An artistic research on the ecology of artistic practice


Emptor, a chapter that is being set up from 2021 onwards by Jubilee, continues along the methodology and efforts of Jubilee’s collective research project Caveat, actively applying the practice-based approach to ‘property’, an element that highly defines the economy of visual arts. Just as ‘the contract’ functioned as a filter and landing stage in Caveat, ‘property’ functions as a central notion, linking different discussions and research trajectories.


Opening the question: How can we practice ‘property’ for a sustainable visual arts field? Emptor has the ambition to collectively question our positions in the economy of the arts today and open up new narratives that create space for reflection and action. Defining what is the artwork, how it can be exhibited, conserved and sold is an ever more delicate and complex question within today’s visual art practice – as it is often collaborative, performative, internet-based, audiovisual, immaterial in its form. However, property of this artwork still remains the central element in its economy.
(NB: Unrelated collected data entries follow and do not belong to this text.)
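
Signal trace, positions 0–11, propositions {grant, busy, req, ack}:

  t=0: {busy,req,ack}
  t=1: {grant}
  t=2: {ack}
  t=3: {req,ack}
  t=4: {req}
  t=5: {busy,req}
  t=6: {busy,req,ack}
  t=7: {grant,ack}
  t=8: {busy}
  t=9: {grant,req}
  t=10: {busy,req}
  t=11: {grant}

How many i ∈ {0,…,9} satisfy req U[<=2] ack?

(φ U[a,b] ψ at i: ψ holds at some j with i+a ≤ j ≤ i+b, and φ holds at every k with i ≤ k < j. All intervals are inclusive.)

Evaluate at each i in [0,9]:
  i=0: ✓ (rhs at j=0)
  i=1: ✗ (lhs fails at k=1 before rhs at j=2)
  i=2: ✓ (rhs at j=2)
  i=3: ✓ (rhs at j=3)
  i=4: ✓ (rhs at j=6; lhs holds on [4,5])
  i=5: ✓ (rhs at j=6; lhs holds on [5,5])
  i=6: ✓ (rhs at j=6)
  i=7: ✓ (rhs at j=7)
  i=8: ✗ (no rhs in [8,10])
  i=9: ✗ (no rhs in [9,11])
Positions where it holds: {0, 2, 3, 4, 5, 6, 7} → 7.

7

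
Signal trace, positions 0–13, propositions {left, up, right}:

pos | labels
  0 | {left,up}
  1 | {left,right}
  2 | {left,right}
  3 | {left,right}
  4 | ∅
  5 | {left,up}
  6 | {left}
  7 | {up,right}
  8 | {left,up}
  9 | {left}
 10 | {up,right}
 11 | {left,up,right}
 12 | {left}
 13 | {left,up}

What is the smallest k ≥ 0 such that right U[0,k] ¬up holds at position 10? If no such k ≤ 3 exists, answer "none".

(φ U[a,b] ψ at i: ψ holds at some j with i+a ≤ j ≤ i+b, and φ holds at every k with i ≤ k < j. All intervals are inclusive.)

Need earliest j ≥ 10 with ¬up, and right at every k in [10,j-1].
  j=10: rhs fails.
  j=11: rhs fails.
  j=12: rhs holds; lhs holds on [10,11]. k = 2.

2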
Even if visual art practices challenge roles on the field by setting conditions for materialisation or acquisition, the notion of ownership itself always remains. Discussions rarely focus on collaboration but circle around ownership of a material object (artwork, contract, display, protocol).


Remarkably enough, and despite all the avant-garde positions that artists occupy, the economy of the art world functions by the same principle as the larger economy: private property. Seth Siegelaub, the New York gallerist and curator who caused a furor with the introduction of an artist contract in the late 1960s, already wrote in one of his letters that he could not understand why: “…artists, you have allowed the sale of your art to be the only way to receive direct compensation from the use of your art.”


60 years later, the same problems are still present. Taking into account the many urges that confront our society today, Emptor thinks it is the right moment to put ownership issues back at the center of discussion. Carefully selected artistic practices and their inspiration will feed reflections within Assemblies of Practice and Reading Rooms, allowing for common concerns to come to the surface.


Through collaborations with arts organisations and researchers from legal and arts fields, Emptor aims at translating these concerns to daily artistic and legal practice, and acting upon them in dialogue.


By actively using mapping and co-writing as tools throughout the collective research, questions will be extrapolated to other domains, contextualised and accessible for the public through the website. In so doing, Emptor continues the quest for a shift from an economy to an ecology of the arts together with all those concerned.


Artists involved so far are Kobe Matthys (Agency/Agentschap/Agence), Katya Ev, Ciel Grommen & Maximiliaan Royakkers, Grace Ndiritu, Vermeir & Heiremans, and Clémentine Vaultier.

Reflection partners include: a.pass (Brussels), BUDA (Kortrijk), CIAP/FLACC (Genk), Kunsthal Gent.


As Emptor continues the methodology of Caveat, taking its concepts to a different perspective, the Emptor activities and trajectories are part of the existing Caveat project website.